Deutsches Hasskino - unerträglich und notwendig
Mit „Wintermärchen“ geht Jan Bonny genau dorthin, wo es richtig, richtig wehtut. Sein grausam-authentisches Porträt einer Nazi-Terrorzelle, die natürlich an den NSU erinnert, ist eines der erschreckendsten Abbilder der deutschen Gegenwartsgesellschaft. Dabei geht es ihm nicht darum, die Protagonist*innen in Schubladen zu packen, vielmehr beobachtet und analysiert Bonny die gruppendynamischen Strukturen eines auf seine niedersten Triebe zurückgeworfenen Trios.
Im Fazit der offiziellen FILMSTARTS-Kritik, die „Wintermärchen“ 4 von 5 möglichen Sternen gibt, heißt es: „Jan Bonny wirft einen schmerzhaft schonungslosen Blick in eine Terrorzelle, die wahllos mordet, vögelt und sich selbst zerfleischt.“
WintermärchenTatsächlich ist genau DAS der Film. Eine endlose Aneinanderreihung von Sex, Gewalt und Leere. Jan Bonny aber geht nicht voyeuristisch zu Werke, sondern erschafft eine unausweichliche Eskalationsspirale, der es in ihrer Kompromisslosigkeit gelingt, der (in diesem Fall) nationalen Perspektiv- und Hilflosigkeit auf den erbärmlichen Zahn zu fühlen. „Wintermärchen“ ist widerwärtig, grausam und, ja, auch angsteinflößend. Purer Terror.
Verstörend ist „Wintermärchen“ nicht nur aufgrund der Unerbittlichkeit, das Geschehen in langen Einstellungen einzufangen, bis die Schmerzgrenze endgültig überschritten wurde. Jan Bonnys rast- und ratlose Innenansicht der sozialen Verwahrlosung im rechten Milieu macht auch betroffen. Letztlich scheinen sich auch die Protagonist*innen nur nach Nähe zu sehnen, auch wenn sie keine Ahnung davon haben, wie man diese wirklich ausdrückt.
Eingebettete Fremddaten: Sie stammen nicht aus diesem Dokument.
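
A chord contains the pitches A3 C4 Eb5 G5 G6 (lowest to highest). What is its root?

A

Reordering A, C, Eb, G into stacked thirds gives A–C–Eb–G; the bottom of that stack, A, is the root.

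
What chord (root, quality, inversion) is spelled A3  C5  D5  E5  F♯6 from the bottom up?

The pitch classes A, C, D, E, F# arrange in thirds as D–F#–A–C–E: a D dominant ninth chord.
A is the fifth of D dominant ninth; fifth in the bass means second inversion.

D dominant ninth, second inversion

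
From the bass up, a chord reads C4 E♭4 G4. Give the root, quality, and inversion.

C minor, root position

The pitch classes C, Eb, G arrange in thirds as C–Eb–G: a C minor triad.
With the root (C) in the bass, the chord is in root position (figured bass 5/3).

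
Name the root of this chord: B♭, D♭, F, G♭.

Reordering Bb, Db, F, Gb into stacked thirds gives Gb–Bb–Db–F; the bottom of that stack, Gb, is the root.

Gb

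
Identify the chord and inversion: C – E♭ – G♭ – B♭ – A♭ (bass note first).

The distinct note names are C, Eb, Gb, Bb, Ab. Stacked in thirds they read Ab–C–Eb–Gb–Bb, which is a dominant ninth chord on Ab.
The lowest note is C, the third of the chord, so this is first inversion.

Ab dominant ninth, first inversion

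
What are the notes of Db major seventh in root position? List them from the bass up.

Db major seventh is Db–F–Ab–C. Root position puts the root (Db) in the bass, with the remaining tones above: Db, F, Ab, C.

Db, F, Ab, C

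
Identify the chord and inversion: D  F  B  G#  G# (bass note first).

The pitch classes D, F, B, G# arrange in thirds as G#–B–D–F: a G# diminished seventh chord.
D is the fifth of G# diminished seventh; fifth in the bass means second inversion (figured bass 4/3).

G# diminished seventh, second inversion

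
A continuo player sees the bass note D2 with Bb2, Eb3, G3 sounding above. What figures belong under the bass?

The notes D, Bb, Eb, G stack in thirds as Eb–G–Bb–D — an Eb major seventh chord. The bass D is the seventh, so this is third inversion: figured 4/2.

4/2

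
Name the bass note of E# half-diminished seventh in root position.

The root of E# half-diminished seventh (E#–G#–B–D#) is E#; that is the bass in root position.

E#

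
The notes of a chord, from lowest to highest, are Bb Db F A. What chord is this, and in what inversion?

Bb minor-major seventh, root position

Reducing to letter names: Bb, Db, F, A. These stack in thirds as Bb–Db–F–A — a Bb minor-major seventh chord.
Bb is the root of Bb minor-major seventh; root in the bass means root position (figured bass 7).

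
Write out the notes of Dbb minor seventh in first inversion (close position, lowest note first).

Fbb, Abb, Cbb, Dbb

Spelling Dbb minor seventh: Dbb–Fbb–Abb–Cbb. In first inversion the third is bass, giving Fbb, Abb, Cbb, Dbb from the bottom.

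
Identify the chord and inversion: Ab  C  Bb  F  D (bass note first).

The distinct note names are Ab, C, Bb, F, D. Stacked in thirds they read Bb–D–F–Ab–C, which is a dominant ninth chord on Bb.
The lowest note is Ab, the seventh of the chord, so this is third inversion.

Bb dominant ninth, third inversion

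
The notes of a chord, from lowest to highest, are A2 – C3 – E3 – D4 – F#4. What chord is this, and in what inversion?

D dominant ninth, second inversion

The distinct note names are A, C, E, D, F#. Stacked in thirds they read D–F#–A–C–E, which is a dominant ninth chord on D.
A is the fifth of D dominant ninth; fifth in the bass means second inversion.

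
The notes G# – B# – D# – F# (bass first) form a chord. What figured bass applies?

The notes G#, B#, D#, F# stack in thirds as G#–B#–D#–F# — a G# dominant seventh chord. The bass G# is the root, so this is root position: figured 7.

7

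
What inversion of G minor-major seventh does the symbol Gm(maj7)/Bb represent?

first inversion

Gm(maj7)/Bb means G minor-major seventh with Bb in the bass. Bb is the third of G minor-major seventh (G–Bb–D–F#), so this is first inversion.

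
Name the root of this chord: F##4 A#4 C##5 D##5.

F##, A#, C##, D## are the tones of a D## half-diminished seventh chord (D##–F##–A#–C##), making D## the root.

D##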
Fest steht, dass „Wintermärchen“ zu den provokantesten, herausforderndsten und unbequemsten Filmen des deutschen Kinos zählt. Es ist eine durch und durch quälende, ekelerregende Angelegenheit, diese zwei Stunden über sich ergehen zu lassen. Aber es lohnt sich, weil Jan Bonny keine Erlösung, eine rettende Hand oder einfache, abschließende Antworten bietet. Die gibt es in diesem Fall nicht. Vergessen wird man diesen Film so schnell nicht.